NOTE: It might be slightly unpleasant to work with glue due to its slimy texture, but as a result, you will get super stiff snowflakes (hard “as a rock”) with a beautiful crochet structure that looks almost as they were made of plastic.

grue stiffening 1 glue stiffening 2 glue stiffening 3

Thank you for reading this tutorial, I hope you enjoy making your own fabric stiffener with one of our easy recipes 🙂 & please do not forget to download our >> FREE Snowflakes Pattern << 🙂

Christmas Crochet Snowflakes Pattern

FREE IraRott® Snowflakes Pattern

Free IraRott Holiday Snowflake Pattern

FREE IraRott® Snowflakes Pattern

24 comments

  1. jmdenison says:

    commercial stiffeners are best. anything starch will get eaten by bugs over time. plus, a dog will think it tasty too.
    plastic stiffeners I have found work the best. Leave the school glue and starch and cornstarch to school kids.
    this is funny. once I made one of those volcanoes for a school project with my kids out of flour, corn starch and white glue paper mache. by the end of summer, moths and bugs had eaten so much of it, it literally fell apart. that’s when I learned that the professional stuff is a necessity. I think I once made snowflake with cornstarch the dog gobbled up right away. never found a trace of it.

    • IraRott says:

      No problem, I am glad you found a method you like 🙂 These are just alternative cost-effective recipes that I love and haven’t had any issues with. I try to avoid stiffening with sugar though, that’s why I did not include it in my list. I hope you enjoy your summer 🙂

  2. Catherine Eddy says:

    I always use sugar . I have a hugh amount to starch now. I have loads of snowflakes now I will crochet yours also.. I am happy to see all your different ways to starch. You are never to old to learn something new. I am 75 and I do a lot of christmas ornaments for my nieces and nephews. Thanks so much. ! mix 1 cup of sugar to 1 and a quarter cups of water. I bring it to a boil then count to sixty then I remove it. LOL sounds silly but it has worked for me all my life and I started crocheting at 18 years old.

  3. Kay Knight says:

    Thanks so much for all this info. Have been having trouble getting my snowflakes stiff enough. Will try your glue method.

  4. rose says:

    Hi ! Thanks for this, I was wondering if the pva glue version would work if you wrapped your snowflakes around a small balloon to make a bauble then popped the balloon when they are dry?

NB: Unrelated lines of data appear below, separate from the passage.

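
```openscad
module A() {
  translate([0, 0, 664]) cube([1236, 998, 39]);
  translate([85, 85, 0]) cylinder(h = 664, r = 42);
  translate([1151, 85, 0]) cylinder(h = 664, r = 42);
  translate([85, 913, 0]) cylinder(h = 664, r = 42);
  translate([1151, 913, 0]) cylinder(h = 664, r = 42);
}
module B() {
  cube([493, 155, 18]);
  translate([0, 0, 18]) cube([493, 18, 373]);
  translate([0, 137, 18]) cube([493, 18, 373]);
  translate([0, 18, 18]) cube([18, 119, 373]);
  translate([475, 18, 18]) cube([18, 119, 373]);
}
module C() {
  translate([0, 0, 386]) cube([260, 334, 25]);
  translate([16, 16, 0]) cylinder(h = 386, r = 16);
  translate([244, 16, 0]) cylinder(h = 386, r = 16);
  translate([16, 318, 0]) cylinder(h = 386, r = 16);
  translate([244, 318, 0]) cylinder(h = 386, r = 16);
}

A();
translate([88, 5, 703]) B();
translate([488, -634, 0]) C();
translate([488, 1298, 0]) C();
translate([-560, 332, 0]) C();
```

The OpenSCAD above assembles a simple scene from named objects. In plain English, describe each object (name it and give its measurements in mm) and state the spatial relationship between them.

A is a table: top 1236 mm (x) × 998 mm (y), 39 mm thick, upper face at z = 703 mm, on four round legs of 84 mm diameter, each leg's bounding box inset 43 mm from the nearest pair of top edges, running from z = 0 to the bottom of the top.

B is an open-topped rectangular box: outside dimensions 493×155×391 mm, with a uniform wall and base thickness of 18 mm. The base is a full 493×155 slab on the floor; four walls sit on top of the base. The front and back walls (the −y and +y sides) span the full width; the two side walls fit between them.

C is a four-legged stool. The seat is a 260×334×25 mm slab whose top surface is at z = 411 mm; four round legs, each 32 mm in diameter, run from the floor (z = 0) to the underside of the seat, each leg's axis is inset half a diameter from the nearest pair of seat edges (so the leg's bounding box is flush with the corner).

The open box is on top of the table. Three stools sit around the table at the −y, +y, −x sides.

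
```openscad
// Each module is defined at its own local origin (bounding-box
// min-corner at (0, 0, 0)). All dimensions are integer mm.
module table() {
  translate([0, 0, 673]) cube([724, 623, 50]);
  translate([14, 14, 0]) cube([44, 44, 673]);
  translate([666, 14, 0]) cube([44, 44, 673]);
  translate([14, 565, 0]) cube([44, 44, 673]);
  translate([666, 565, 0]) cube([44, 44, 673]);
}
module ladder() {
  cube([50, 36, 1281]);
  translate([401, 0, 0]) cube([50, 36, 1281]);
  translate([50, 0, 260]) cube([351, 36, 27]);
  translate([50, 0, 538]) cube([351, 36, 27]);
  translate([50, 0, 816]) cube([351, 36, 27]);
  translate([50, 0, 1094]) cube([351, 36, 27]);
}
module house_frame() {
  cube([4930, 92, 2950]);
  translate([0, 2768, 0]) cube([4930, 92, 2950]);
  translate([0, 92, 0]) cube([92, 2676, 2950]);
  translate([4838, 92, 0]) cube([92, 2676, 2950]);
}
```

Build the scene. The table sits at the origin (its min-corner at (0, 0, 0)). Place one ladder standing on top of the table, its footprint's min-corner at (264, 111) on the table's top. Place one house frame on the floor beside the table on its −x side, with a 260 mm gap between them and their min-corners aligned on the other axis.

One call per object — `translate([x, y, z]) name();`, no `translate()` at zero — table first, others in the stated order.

table();
translate([264, 111, 723]) ladder();
translate([-5190, 0, 0]) house_frame();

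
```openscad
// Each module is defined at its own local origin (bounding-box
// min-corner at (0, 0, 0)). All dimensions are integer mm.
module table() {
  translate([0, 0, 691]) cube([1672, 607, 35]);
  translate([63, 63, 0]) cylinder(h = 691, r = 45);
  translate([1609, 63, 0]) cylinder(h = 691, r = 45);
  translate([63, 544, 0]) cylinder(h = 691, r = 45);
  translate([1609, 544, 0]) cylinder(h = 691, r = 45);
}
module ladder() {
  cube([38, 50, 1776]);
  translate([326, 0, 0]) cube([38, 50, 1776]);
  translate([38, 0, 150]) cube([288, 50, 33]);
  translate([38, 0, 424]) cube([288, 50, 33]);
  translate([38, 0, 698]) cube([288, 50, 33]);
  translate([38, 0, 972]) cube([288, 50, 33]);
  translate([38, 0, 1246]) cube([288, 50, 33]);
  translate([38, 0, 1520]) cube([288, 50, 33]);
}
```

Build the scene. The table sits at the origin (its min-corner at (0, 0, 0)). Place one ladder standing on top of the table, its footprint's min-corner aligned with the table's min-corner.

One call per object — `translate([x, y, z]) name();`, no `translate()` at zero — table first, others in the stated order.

table();
translate([0, 0, 726]) ladder();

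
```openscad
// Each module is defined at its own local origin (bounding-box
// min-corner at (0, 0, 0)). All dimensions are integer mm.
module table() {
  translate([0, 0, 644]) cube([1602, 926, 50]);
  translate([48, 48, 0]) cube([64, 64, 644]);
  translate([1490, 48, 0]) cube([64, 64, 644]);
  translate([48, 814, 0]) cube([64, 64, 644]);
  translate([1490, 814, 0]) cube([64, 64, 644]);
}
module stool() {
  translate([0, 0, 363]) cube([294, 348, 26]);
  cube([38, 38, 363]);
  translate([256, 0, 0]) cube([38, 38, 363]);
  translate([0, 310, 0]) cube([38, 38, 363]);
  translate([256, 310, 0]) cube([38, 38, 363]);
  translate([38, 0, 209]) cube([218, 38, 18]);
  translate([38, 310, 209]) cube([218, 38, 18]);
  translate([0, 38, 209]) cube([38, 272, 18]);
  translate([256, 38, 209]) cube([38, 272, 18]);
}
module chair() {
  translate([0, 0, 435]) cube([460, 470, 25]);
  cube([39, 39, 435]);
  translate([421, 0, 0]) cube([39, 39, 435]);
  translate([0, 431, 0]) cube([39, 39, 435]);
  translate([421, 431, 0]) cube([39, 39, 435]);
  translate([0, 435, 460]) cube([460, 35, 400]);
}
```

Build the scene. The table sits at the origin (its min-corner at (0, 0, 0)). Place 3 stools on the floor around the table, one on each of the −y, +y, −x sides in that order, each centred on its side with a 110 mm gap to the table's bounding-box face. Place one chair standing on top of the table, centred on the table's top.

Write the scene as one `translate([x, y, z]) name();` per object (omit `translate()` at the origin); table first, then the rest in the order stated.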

  5. melanie britton says:

    Which method would give the stiffest results and not mute the color of the thread, in your opinion. I used “Stiffy” brand on a crown and it changed the color somewhat. Any insight would be appreciated.

    • IraRott says:

      Hi Melanie, I have tested all the options listed in this article and they all worked great for me, no color changes. I think my favorite stiffening method was using gelatine.

  6. sharon maiser says:

    Hi I am making flower girl baskets.I first tried Mod Podge Fabric stiffener and my lace turned yellow. I am now trying sugar starch, 1 cup sugar, 1/2 cup water cooked on low until dissolved. We’ll see. Any idea’s on a product that won’t yellow my white baskets?